Notes on Contributors

Oliver Kik

is an art historical researcher at the Royal Institute for Cultural Heritage in Brussels (KIK-IRPA), where he specializes in sixteenth-century visual culture in the Habsburg Low Countries. He studied art history at the universities of Ghent and Utrecht. In his dissertation, defended at the universities of Leuven and Utrecht, he focused on the role of Netherlandish visual artists in the architectural design practice during the first half of the sixteenth century. Some of his research interests are Netherlandish humanist culture, early modern print production, architectural and ornamental language, and cross-media collaborations. He is a member of the Royal Academy of Archaeology of Belgium and has contributed to several exhibition catalogues and edited volumes on early modern Netherlandish art and architecture.

Barbara Stoltz

studied History of Art and Italian Literature at the Philipps Universität Marburg and at the Università Ca’ Foscari di Venezia. She was a PhD-student at the Kunsthistorisches Institut in Florence, working on the theory of art and literature critics within Federico Zuccaro’s drawings to the Divine Comedy (Gesetz der Kunst—Ordo der Welt. Federico Zuccaros Dante-Zeichnungen, 2011). From 2009 to 2015 she worked on a DFG-project about the theory of printmaking in the Renaissance and habilitated in 2020. Recently her book on theory of printmaking was published, entitled: Die Kunst des Schneidens und die gedruckte Zeichnung. Theorie der Druckgraphik in der Kunstliteratur des 16. und 17. Jahrhunderts, Merzhausen (Ad picturam 2023). Currently she is lecturer at the Universtät Marburg and is working on art theory, especially on the interrelations between renaissance and postmodern theory of arts.

Ben Thomas

is Reader in Art History at the University of Kent. He is currently working on a book about prints entitled Multiple Histories. Recent publications include Edgar Wind and Modern Art: In Defence of Marginal Anarchy (2020), Humphrey Ocean (2019) and Drawing Together (2017).

Ann V. Gunn

taught Museum and Gallery Studies at the University of St Andrews. She has published on 18th–20th century British art, and on research and scholarship in museums. She is author of The Prints of Wilhelmina Barns-Graham. A Complete Catalogue (2007), and The Prints of Paul Sandby (1731–1809): A Catalogue Raisonné (2015). She is currently researching the life and collections of Rt. Hon.
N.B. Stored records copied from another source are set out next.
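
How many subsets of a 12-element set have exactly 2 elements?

66

Choose the 2 positions: C(12,2) = 66.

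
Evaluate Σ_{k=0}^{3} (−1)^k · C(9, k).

-56

The partial alternating sum Σ_{k=0}^{3} (−1)^k C(9,k) = (−1)^3 C(8,3) = -56.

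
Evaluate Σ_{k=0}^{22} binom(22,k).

4194304

Setting x = 1 in (1+x)^22 gives Σ C(22,k) = 2^22 = 4194304.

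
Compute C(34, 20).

C(34,20) = C(34,14) by symmetry.
C(34,14) = (34·33·32·31·30·29·28·27·26·25·24·23·22·21) / 14! = 121350057687226368000 / 87178291200 = 1391975640.

1391975640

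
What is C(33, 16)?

1166803110

C(33,16) = (33·32·31·30·29·28·27·26·25·24·23·22·21·20·19·18) / 16! = 24412776311194951680000 / 20922789888000 = 1166803110.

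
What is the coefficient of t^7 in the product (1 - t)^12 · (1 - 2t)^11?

Coefficient of t^7 = Σ_{j} C(12,j)·(-1)^j·C(11,7-j)·(-2)^(7-j) for j from 0 to 7.
= (-42240) + (-354816) + (-975744) + (-1161600) + (-653400) + (-174240) + (-20328) + (-792) = -3383160.

-3383160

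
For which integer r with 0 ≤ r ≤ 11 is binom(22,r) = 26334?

C(22,r) increases on 0 ≤ r ≤ 11. C(22,4) = 7315 and C(22,5) = 26334, so r = 5.

5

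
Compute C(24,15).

C(24,15) = C(24,9) by symmetry.
C(24,9) = (24·23·22·21·20·19·18·17·16) / 9! = 474467051520 / 362880 = 1307504.

1307504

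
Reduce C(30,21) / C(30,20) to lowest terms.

C(n,k+1)/C(n,k) = (n−k)/(k+1) = (30−20)/(20+1) = 10/21.

10/21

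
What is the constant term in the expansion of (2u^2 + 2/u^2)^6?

1280

General term: C(6,j)·(2u^2)^j·(2/u^2)^(6-j), with u-exponent 2j − 2(6−j) = 4j − 12.
Set 4j − 12 = 0: j = 3.
C(6,3) = 20; 2^3 = 8; 2^3 = 8.
Coefficient = 20 · 8 · 8 = 1280.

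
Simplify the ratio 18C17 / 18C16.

2/17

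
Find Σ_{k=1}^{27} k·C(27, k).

1811939328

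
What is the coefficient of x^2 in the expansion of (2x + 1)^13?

The general term is C(13,j)·(2x)^j·(1)^(13-j); the x^2 term has j = 2.
C(13,2) = 78.
Coefficient = C(13,2) · 2^2 = 78 · 4 = 312.

312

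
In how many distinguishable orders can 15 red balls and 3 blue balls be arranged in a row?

816

Choose positions for the red balls: C(18,15) = 816.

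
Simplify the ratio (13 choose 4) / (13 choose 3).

C(n,k+1)/C(n,k) = (n−k)/(k+1) = (13−3)/(3+1) = 10/4 = 5/2.

5/2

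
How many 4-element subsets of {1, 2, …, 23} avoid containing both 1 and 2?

8645

All 4-subsets: C(23,4) = 8855. Those containing both fixed elements: C(21,2) = 210.
8855 − 210 = 8645.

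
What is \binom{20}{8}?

125970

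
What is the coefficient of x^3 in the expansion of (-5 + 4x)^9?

84000000

The general term is C(9,j)·(-5)^j·(4x)^(9-j); the x^3 term has j = 6.
C(9,6) = 84.
Coefficient = C(9,6) · (-5)^6 · 4^3 = 84 · 15625 · 64 = 84000000.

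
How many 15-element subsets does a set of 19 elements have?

C(19,15) = C(19,4) by symmetry.
C(19,4) = (19·18·17·16) / 4! = 93024 / 24 = 3876.

3876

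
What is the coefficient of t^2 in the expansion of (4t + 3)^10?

4723920

The general term is C(10,j)·(4t)^j·(3)^(10-j); the t^2 term has j = 2.
C(10,2) = 45.
Coefficient = C(10,2) · 4^2 · 3^8 = 45 · 16 · 6561 = 4723920.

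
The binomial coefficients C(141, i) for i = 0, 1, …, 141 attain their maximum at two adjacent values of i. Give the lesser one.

70

For odd n = 141, C(141,i) peaks at i = (n−1)/2 and (n+1)/2; the lesser is 70.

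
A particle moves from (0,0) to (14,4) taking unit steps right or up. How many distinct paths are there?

Each path is a sequence of 18 steps with 14 rights: C(18,14) = 3060.

3060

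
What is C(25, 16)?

C(25,16) = C(25,9) by symmetry.
C(25,9) = (25·24·23·22·21·20·19·18·17) / 9! = 741354768000 / 362880 = 2042975.

2042975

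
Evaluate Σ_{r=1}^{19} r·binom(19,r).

4980736

Since r·C(19,r) = 19·C(18,r−1), the sum is 19·2^18 = 19·262144 = 4980736.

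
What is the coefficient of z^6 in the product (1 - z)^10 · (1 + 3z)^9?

3612

Coefficient of z^6 = Σ_{j} C(10,j)·(-1)^j·C(9,6-j)·3^(6-j) for j from 0 to 6.
= 61236 + (-306180) + 459270 + (-272160) + 68040 + (-6804) + 210 = 3612.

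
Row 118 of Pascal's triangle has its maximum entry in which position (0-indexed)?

C(118,r) is maximized at r = 118/2 = 59.

59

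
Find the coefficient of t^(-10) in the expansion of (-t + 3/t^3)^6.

1215

General term: C(6,j)·(-t)^j·(3/t^3)^(6-j), with t-exponent 1j − 3(6−j) = 4j − 18.
Set 4j − 18 = -10: j = 2.
C(6,2) = 15; (-1)^2 = 1; 3^4 = 81.
Coefficient = 15 · 1 · 81 = 1215.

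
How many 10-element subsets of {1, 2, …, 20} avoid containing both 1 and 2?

140998

All 10-subsets: C(20,10) = 184756. Those containing both fixed elements: C(18,8) = 43758.
184756 − 43758 = 140998.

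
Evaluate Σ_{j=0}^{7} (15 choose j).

16384

1 + 15 + 105 + 455 + 1365 + 3003 + 5005 + 6435 = 16384.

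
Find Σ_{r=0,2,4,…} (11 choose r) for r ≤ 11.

1024

Half of (1+1)^11 + (1−1)^11 gives the even-index sum: 2^10 = 1024.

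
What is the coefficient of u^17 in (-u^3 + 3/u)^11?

-26730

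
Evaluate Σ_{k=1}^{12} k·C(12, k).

24576

Since k·C(12,k) = 12·C(11,k−1), the sum is 12·2^11 = 12·2048 = 24576.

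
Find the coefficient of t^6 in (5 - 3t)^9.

7654500

The general term is C(9,j)·(5)^j·(-3t)^(9-j); the t^6 term has j = 3.
C(9,3) = 84.
Coefficient = C(9,3) · 5^3 · (-3)^6 = 84 · 125 · 729 = 7654500.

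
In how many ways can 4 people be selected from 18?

3060

This is C(18,4) = 3060.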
Charles Greville (1749–1809), connoisseur, town planner, mineralogist, and horticulturist.

Ad Stijnman

(PhD University of Amsterdam, Fellow of the Royal Historical Society in London) is an independent scholar of historical printmaking processes, specialising in manual intaglio printmaking techniques. He has lectured and published widely on the subject, including his seminal Engraving and Etching 14002000: A History of the Development of Manual Intaglio Printmaking Processes (2012). Together with Elizabeth Savage he co-authored and co-edited Printing Colour 14001700: History, Techniques, Functions and Receptions (2015). He has curated museum exhibitions on medieval prints, early modern color prints, and Rembrandt etchings printed on Japanese paper. He recently prepared parallel exhibitions on European color prints and book illustrations from the hand-press period in the Herzog August Library (Wolfenbüttel) and the Herzog Anton Ulrich-Museum (Braunschweig) in 2019–20.

Anne Bloemacher

is Assistant Professor of Art History at the University of Münster, where she completed her PhD in 2012 with a thesis on Raphael and Marcantonio Raimondi (funded by the German National Academic Foundation), published as a monograph in 2016 (Deutscher Kunstverlag). Together with Mandy Richter and Marzia Faietti she has edited and contributed to a volume on “Sculpture in Print” (Brill: 2021). Her main research areas are early modern prints and Italian and Northern Renaissance Painting and Sculpture. She is currently pursuing research for her new book on the artist’s hands.

Małgorzata Biłozór-Salwa

PhD, is an art historian and Curator of Old Master Drawings at the Print Room of the University of Warsaw Library. She interned in the graphic collection departments of the British Museum, Musée du Louvre and Biblioteca Apostolica Vaticana. Her principal areas of interest are early modern drawings and print culture in Europe. She is the author of numerous publications including catalogues of the Print Room collections (Italian and Polish drawings) and the recent monograph of Jan Ziarnko/Jean le Grain (2021).

Gwendoline de Mûelenaere

is a postdoctoral researcher in history of art at Université catholique de Louvain in Belgium. Her current project focuses on the handling of early modern prints produced in the Southern Low Countries. Prior to that, she studied the illustrated lecture notebooks from the Old University of Louvain. She obtained a PhD at the UCLouvain, for which she carried out an iconographical study of seventeenth-century thesis prints. Her book Early Modern Thesis Prints in the Southern Netherlands was published by Brill in 2022.

Magdalena Herman

(PhD) is a research assistant at the Institute of Art History, University of Warsaw. She was a principal investigator in the research project “The Print Collection of Jan Ponętowski in the Jagiellonian Library in Cracow” supported by the National Science Centre (Poland). Her thesis on Jan Ponętowski’s prints collection was awarded the Polish Prime Minister’s Prize for outstanding doctoral dissertations and the Polish Art Historians Association Prize for works of young scholars. She has also authored several book chapters and journal articles. Her work has focused on the materiality of printed images, book bindings and print collecting in the second half of the sixteenth century.

Donato Esposito

is an academic and curator who specialises in 18th and 19th-century art, collecting and taste. From 1999 to 2004 he worked as curator in the Department of Prints and Drawings at the British Museum and was in 20012–13 an Andrew W. Mellon Fellow at the Metropolitan Museum of Art, New York. He has published widely on the art collection formed by Reynolds including catalogue essays for exhibitions in Plymouth in 2009–10 (which he also co-curated) and Edinburgh in 2018. Recently, he has reconstructed Reynolds’ former home at 47 Leicester Square, London with special regard to the disposition and storage of his varied artworks, from sculpture to works on paper.